The research shows he may not be entirely wrong. While whites are willing to vote for Obama, they aren’t nearly as interested in living in neighborhoods rich in color.
Blacks make up about 35 percent of Chicago’s population of nearly 3 million and are largely concentrated on the South and West Sides. Whites make up nearly 28 percent, largely located to the north and in slivers of the South Side, while Hispanics, about 30 percent of the population, are scattered to the Northwest and Southwest Sides of the city center.
Dating back to the late 19th Century, blacks were confined to certain neighborhoods in Chicago by pen and sword, with legal restrictions and real estate practices ensuring whatever bombs and batons did not.
How about this, your own Chicago Tribune claims Chicago is the most segregated city in America. Do you think that being a major Chicago paper they do not know what they are talking about?
Nice attempt at baiting, but it's pretty obvious that measuring segregation is something that is fluid and rather abstract so results will not always be consistent. These measuring sticks are only useful in determining relative level of segregation, in which both Chicago and New York are sadly among the most.
Sorry but I trust census data analysis over your naked eye. Maybe your right and things have changed quickly in the last few years, but that seems unlikely. I suppose we'll see when the census comes out in a couple years.
Nah, I trust my eye more because I grew up on the Brooklyn-Queens border and I can see the changes in most neighborhoods. Any study will be distorted because there are still some large inner city black neighborhoods like East New York or the South Bronx in which few non blacks will want to live. That is skewing the results.
Nah, I trust my eye more because I grew up on the Brooklyn-Queens border and I can see the changes in most neighborhoods. Any study will be distorted because there are still some large inner city black neighborhoods like East New York or the South Bronx in which few non blacks will want to live. That is skewing the results.
Honest question: How is that any different from any other major city?
Nah, I trust my eye more because I grew up on the Brooklyn-Queens border and I can see the changes in most neighborhoods. Any study will be distorted because there are still some large inner city black neighborhoods like East New York or the South Bronx in which few non blacks will want to live. That is skewing the results.

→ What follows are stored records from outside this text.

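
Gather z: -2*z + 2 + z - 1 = 1 - z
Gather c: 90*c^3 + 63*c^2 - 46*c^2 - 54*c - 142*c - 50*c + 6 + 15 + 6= 90*c^3 + 17*c^2 - 246*c + 27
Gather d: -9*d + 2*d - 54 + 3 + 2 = -7*d - 49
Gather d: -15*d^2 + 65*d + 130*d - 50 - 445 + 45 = -15*d^2 + 195*d - 450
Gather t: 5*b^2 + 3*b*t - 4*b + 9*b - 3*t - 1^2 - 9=5*b^2 + 5*b + t*(3*b - 3) - 10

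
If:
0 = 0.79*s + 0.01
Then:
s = -0.01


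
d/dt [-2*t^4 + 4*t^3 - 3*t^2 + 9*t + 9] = -8*t^3 + 12*t^2 - 6*t + 9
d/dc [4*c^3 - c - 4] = 12*c^2 - 1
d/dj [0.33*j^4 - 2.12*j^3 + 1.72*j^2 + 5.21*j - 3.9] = 1.32*j^3 - 6.36*j^2 + 3.44*j + 5.21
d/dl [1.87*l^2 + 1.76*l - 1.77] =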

My point exactly. There are for instance large concentrations of Russians in Brighton Beach and Poles in Greenpoint but that does not mean that Russians or Poles are not represented or discouraged from moving to other neighborhoods. Statistically however, most of them live in their respective historical enclaves, hence statistically the city is still ethnically segregated which is not the case. Not in New York.
Article in Tribune offers a deep look into segregation recalling stories of urban professionals moving to the city and choices in housing they have.
Those choices defined by the color of their skin is IMHO true segregation and not the exsitance of predominantly ethnic, historical enclaves.
Honest question: How is that any different from any other major city?
Very different. There are virtually no blacks in Lincoln Park, Bridgetown, Lincoln Sqaure, Loop etc etc. Chicago is very color conciouss with most Blacks in the southern and western parts of the city and virtually none outside of it. Even affluent Hyde Park is south of the Loop. Read the Tribune article, it explains a lot and it is written by Chicago natives.
Honest question: How is that any different from any other major city?
Not sure if you know how large the South Bronx, East New York, Bedford-Stuyvestant, Bushwick, South Jamaica and Harlem are. In any case, I see people of different races and religons living side by side in places where only a single race lived before.
Did you notice 6 of the 12 most segregated cities are in Midwest. How is that for the so called liberal region, Midwest claims to be?